Algunos de los factores principales que nos demuestran en cada partido los árbitros de élite son:

Personalidad y Conocimiento de las Reglas de Juego
Parte de la grandeza y éxito de un árbitro es tener un amplio conocimiento de las Reglas de Juego.
Sólo un árbitro confiado en ese conocimiento puede estar seguro de poder enfrentarse a problemas repentinos y resolverlos en forma reglamentaria.
La personalidad también desempeña un aspecto sumamente importante en su labor, ya que con ella el árbitro dará decisiones convincentes, reconociendo también el hecho de que parte del estilo óptimo es aquel en el que se demuestre firmeza y cordialidad, sin caer en la intransigencia, exageración o prepotencia.

La Ventaja
El árbitro permitirá que el juego continúe si el equipo contra el cual se ha cometido una infracción se beneficia de una ventaja y sancionará la infracción cometida inicialmente si la ventaja prevista no sobreviene en ese momento.
Si una amonestación se debe aplicar debido a la falta original, se deberá hacer en la próxima e inmediata detención del juego.

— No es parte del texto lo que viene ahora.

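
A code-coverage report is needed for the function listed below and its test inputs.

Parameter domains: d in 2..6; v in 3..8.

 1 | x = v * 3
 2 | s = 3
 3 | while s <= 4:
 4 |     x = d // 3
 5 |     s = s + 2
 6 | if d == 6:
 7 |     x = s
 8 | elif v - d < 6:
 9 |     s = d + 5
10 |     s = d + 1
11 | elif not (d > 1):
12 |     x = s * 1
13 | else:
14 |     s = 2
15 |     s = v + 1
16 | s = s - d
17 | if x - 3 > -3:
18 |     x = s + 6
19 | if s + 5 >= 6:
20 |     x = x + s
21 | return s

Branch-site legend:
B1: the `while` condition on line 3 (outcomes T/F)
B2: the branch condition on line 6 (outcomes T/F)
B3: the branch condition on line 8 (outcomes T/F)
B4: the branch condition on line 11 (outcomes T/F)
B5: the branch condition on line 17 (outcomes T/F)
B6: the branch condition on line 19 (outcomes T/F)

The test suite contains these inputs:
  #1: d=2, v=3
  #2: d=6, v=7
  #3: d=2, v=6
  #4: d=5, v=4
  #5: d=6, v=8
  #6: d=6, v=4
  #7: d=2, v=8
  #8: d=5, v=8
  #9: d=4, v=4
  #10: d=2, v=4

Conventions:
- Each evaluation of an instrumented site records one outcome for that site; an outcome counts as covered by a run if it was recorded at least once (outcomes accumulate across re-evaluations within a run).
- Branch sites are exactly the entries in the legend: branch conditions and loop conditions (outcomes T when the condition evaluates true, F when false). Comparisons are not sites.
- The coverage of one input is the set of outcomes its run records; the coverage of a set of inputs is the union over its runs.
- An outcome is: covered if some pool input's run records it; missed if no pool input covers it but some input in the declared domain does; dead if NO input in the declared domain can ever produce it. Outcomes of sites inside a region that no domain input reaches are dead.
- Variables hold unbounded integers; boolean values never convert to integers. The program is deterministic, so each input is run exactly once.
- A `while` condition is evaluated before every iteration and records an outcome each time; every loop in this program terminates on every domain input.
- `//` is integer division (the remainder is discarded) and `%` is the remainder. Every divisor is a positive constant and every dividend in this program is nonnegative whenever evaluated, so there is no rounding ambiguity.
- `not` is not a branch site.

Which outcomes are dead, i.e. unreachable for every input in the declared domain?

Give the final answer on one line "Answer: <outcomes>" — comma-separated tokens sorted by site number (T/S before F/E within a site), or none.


checking every outcome against all 30 domain inputs:
  B4=T: zero occurrences over every domain input -> dead
  reachable outcomes have witnesses, e.g. B1=T (e.g. d=2, v=3), B1=F (e.g. d=2, v=3), B2=T (e.g. d=6, v=3), B2=F (e.g. d=2, v=3)
Answer: B4=T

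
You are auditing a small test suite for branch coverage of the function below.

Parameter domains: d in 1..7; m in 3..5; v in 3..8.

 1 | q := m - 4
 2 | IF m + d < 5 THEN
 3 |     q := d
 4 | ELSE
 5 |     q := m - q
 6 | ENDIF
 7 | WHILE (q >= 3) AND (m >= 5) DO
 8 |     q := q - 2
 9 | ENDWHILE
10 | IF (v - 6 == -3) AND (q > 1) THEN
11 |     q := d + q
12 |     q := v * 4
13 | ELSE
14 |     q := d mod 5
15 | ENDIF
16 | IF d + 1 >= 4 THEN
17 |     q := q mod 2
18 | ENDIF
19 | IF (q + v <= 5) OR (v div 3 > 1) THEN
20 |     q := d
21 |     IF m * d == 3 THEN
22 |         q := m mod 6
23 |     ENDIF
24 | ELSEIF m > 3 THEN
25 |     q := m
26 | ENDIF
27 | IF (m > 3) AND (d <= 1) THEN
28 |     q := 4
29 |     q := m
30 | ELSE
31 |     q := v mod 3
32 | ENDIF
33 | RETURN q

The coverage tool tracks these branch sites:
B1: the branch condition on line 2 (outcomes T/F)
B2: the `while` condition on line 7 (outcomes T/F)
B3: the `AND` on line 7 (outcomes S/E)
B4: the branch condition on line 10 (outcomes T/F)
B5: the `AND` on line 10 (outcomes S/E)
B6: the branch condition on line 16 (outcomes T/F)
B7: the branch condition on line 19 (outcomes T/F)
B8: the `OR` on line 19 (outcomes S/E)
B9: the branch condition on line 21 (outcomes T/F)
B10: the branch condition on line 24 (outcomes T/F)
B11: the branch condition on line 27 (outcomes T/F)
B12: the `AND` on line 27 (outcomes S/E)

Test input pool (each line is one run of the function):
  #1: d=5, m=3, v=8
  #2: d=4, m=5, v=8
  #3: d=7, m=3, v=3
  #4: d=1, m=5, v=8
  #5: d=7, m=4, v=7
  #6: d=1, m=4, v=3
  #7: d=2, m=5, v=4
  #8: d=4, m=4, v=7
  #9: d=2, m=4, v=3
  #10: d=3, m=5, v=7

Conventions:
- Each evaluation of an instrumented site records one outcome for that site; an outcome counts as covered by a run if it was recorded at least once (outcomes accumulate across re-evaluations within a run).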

Jugador que sufre una hemorragia
El árbitro se asegurará que todo jugador que sufra una hemorragia salga del terreno de juego para ser atendido.
El jugador sólo podrá reingresar al juego tras la señal del árbitro, quien se cerciorará de que la herida haya dejado de sangrar.
Es necesario recordar, que por disposición de la Comisión Médica de la FIFA, la ropa manchada de sangre deberá de cambiarse.

Jugadores Lesionados
El árbitro interrumpirá el juego si juzga que algún jugador ha sufrido una lesión grave y se encargará de que sea transportado fuera del terreno de juego.
Si el jugador está sólo levemente lesionado, permitirá que el juego continúe hasta que el balón esté fuera de juego.

Procedimiento en caso de jugadores lesionados
El árbitro permitirá que el juego continúe si, en su opinión, la lesión es leve y cuando el balón deje de estar en juego se acercará al jugador para determinar el paso a seguir.
Interrumpirá el juego si juzga que algún jugador ha sufrido una lesión grave.
Después de consultar con el jugador lesionado, autorizará el ingreso de dos representantes del cuerpo médico (médico y kinesiólogo o masajista), para evaluar únicamente la lesión y organizará el traslado seguro y rápido, fuera del terreno de juego.
Los camilleros, a una señal del árbitro, entrarán en el terreno de juego al mismo tiempo que los médicos, para acelerar la salida del jugador.
Cuando exista un choque de cabezas o una herida sangrante, el árbitro debe detener el juego inmediatamente. No está permitido tratar al jugador en el terreno de juego, salvo que el lesionado sea el guardameta.
Una vez autorizada la entrada de los médicos, el jugador lesionado deberá abandonar el terreno de juego, ya sea en camilla o caminando. Si el jugador no cumple con esta disposición, deberá ser amonestado por conducta antideportiva.
Estando el balón en juego, el jugador podrá ingresar al terreno de juego solamente por la línea de banda; cuando el balón esté fuera de juego podrá hacerlo por cualquiera de las líneas (banda o meta), en ambos casos, con la anuencia del árbitro.
El árbitro añadirá, al final de cada período, el tiempo perdido por lesión.

El espíritu de las Reglas de Juego
En el espíritu de las Reglas de Juego, los encuentros deben ser jugados con el menor número posible de interrupciones y por ello, el deber del árbitro es sancionar solamente las faltas cometidas deliberadamente.
Si el árbitro silba constantemente faltas insignificantes o dudosas, enerva a los jugadores, provoca su mal humor y quita placer de juego a los espectadores.